The Department of Agricultural Extension (DAE) office in Nilphamari recently informed that this year’s target is to cultivate potato on 22,500 hectares of land in the district, where the early-harvest variety will account for 5,000 hectares.
So far, 500 hectares have already been brought under cultivation with fast-growing potatoes such as sagita, jamplus, and granula.
Habibur Rahman, the upazila agriculture officer of Kishoreganj, said that the early-harvest potatoes give city dwellers a rare opportunity to taste new varieties ahead of the regular season.

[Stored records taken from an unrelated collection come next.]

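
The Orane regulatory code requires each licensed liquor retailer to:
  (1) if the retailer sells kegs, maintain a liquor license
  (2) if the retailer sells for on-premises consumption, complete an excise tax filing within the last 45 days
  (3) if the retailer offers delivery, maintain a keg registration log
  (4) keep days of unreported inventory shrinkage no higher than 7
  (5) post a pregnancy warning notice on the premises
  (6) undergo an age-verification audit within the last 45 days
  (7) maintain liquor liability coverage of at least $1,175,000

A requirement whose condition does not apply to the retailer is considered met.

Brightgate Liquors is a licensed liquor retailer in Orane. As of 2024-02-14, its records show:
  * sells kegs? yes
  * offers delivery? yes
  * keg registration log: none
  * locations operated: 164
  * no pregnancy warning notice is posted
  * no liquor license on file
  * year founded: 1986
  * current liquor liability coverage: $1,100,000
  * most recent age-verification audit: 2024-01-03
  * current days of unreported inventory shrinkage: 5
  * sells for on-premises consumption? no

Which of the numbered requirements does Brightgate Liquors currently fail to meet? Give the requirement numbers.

1, 3, 5, 7

1. condition 'sells kegs' holds; liquor license absent → not met
2. condition 'sells for on-premises consumption' does not hold → requirement n/a → met
3. condition 'offers delivery' holds; keg registration log absent → not met
4. days of unreported inventory shrinkage 5 ≤ 7 → met
5. pregnancy warning notice absent → not met
6. age-verification audit 42 days ago vs limit 45 → met
7. liquor liability coverage $1,100,000 < $1,175,000 → not met
Not met: 1, 3, 5, 7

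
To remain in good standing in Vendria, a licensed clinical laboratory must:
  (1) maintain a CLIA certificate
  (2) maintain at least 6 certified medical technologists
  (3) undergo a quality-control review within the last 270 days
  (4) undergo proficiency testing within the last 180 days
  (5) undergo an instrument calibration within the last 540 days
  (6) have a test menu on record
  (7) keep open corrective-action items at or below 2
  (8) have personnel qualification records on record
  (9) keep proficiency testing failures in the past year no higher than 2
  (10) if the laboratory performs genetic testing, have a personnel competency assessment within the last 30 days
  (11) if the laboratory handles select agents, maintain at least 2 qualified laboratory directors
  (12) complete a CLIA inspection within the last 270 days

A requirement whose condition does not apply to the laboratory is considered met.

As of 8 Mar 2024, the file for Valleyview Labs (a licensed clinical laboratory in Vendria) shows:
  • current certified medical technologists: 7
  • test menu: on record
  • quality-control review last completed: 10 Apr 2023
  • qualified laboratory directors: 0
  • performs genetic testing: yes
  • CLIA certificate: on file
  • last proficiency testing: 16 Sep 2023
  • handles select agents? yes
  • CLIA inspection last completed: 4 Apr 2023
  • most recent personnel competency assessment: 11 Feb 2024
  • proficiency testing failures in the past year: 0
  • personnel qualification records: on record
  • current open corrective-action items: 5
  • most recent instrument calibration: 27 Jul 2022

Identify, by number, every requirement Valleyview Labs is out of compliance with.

1. CLIA certificate present → met
2. certified medical technologists 7 ≥ 6 → met
3. quality-control review 333 days ago vs limit 270 → not met
4. proficiency testing 174 days ago vs limit 180 → met
5. instrument calibration 590 days ago vs limit 540 → not met
6. test menu present → met
7. open corrective-action items 5 > 2 → not met
8. personnel qualification records present → met
9. proficiency testing failures in the past year 0 ≤ 2 → met
10. condition 'performs genetic testing' holds; personnel competency assessment 26 days ago vs limit 30 → met
11. condition 'handles select agents' holds; qualified laboratory directors 0 < 2 → not met
12. CLIA inspection 339 days ago vs limit 270 → not met
Not met: 3, 5, 7, 11, 12

3, 5, 7, 11, 12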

However, this luxury does not come cheap as these potatoes are sold for as much as Tk 100 per kilogramme when winter sets in.
Only high up or sandy alluvial soils that have low levels of water retention make for favourable cultivating conditions for the fast-growing tuber crop, which cannot be found in any other district, he added.

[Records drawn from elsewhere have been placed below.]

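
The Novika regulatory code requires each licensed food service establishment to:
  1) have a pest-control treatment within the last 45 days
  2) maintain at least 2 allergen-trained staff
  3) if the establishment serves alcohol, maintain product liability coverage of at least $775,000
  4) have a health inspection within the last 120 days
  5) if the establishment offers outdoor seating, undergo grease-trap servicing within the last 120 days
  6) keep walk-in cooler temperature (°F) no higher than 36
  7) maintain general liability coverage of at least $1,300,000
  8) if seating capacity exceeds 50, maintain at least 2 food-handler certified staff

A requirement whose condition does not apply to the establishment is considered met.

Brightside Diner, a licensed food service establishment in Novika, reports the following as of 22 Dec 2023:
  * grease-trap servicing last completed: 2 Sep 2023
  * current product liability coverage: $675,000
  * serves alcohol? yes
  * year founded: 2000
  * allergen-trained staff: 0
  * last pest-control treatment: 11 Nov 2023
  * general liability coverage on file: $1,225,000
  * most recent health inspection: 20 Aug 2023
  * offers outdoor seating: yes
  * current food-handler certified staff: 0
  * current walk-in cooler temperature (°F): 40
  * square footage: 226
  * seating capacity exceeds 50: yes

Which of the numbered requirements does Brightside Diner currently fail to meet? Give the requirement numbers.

1. pest-control treatment 41 days ago vs limit 45 → met
2. allergen-trained staff 0 < 2 → not met
3. condition 'serves alcohol' holds; product liability coverage $675,000 < $775,000 → not met
4. health inspection 124 days ago vs limit 120 → not met
5. condition 'offers outdoor seating' holds; grease-trap servicing 111 days ago vs limit 120 → met
6. walk-in cooler temperature (°F) 40 > 36 → not met
7. general liability coverage $1,225,000 < $1,300,000 → not met
8. condition 'seating capacity exceeds 50' holds; food-handler certified staff 0 < 2 → not met
Not met: 2, 3, 4, 6, 7, 8

2, 3, 4, 6, 7, 8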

According to the local DAE office, the soil found in a number of villages across Kishoreganj upazila is most suitable for the task.
So, people in these villages have flourished thanks to years of early potato farming as traders from Dhaka, Chattogram and other major cities visit their homes every year to directly purchase the produce.
During a recent visit to the region, this correspondent found that farmers are either busy planting seeds or preparing the land with natural and chemical fertilisers.
Various farmers said that scant rainfall this year paved the way for early potato cultivation by the end of September while they had to wait until mid-October last year due to high rainfall.
But thanks to the low soil moisture levels this year, farmers like Anwarul of Uttar Durakuti village in Kishoreganj have increased their cultivation areas.
"I sowed early potatoes on 30 bighas of land this year while it was 22 bighas last year," he said.
It costs about Tk 25,000 to cultivate potatoes on one bigha of land, which could yield up to about 2,500 kilogrammes of the crop.
"You can sell this amount of potato for an average of Tk 50 per kilogramme at wholesale markets," said Obaidur Rahman, a farmer based in Natib Chapra village of the district’s Sadar upazila.
Abu Bakkar Siddiquee, deputy director of the local DAE office, said early-harvest potatoes have brought fortune to farmers in Nilphamari.
"Besides, this indicates that farmers are becoming more open to non-traditional cropping patterns, for which we are working," he added.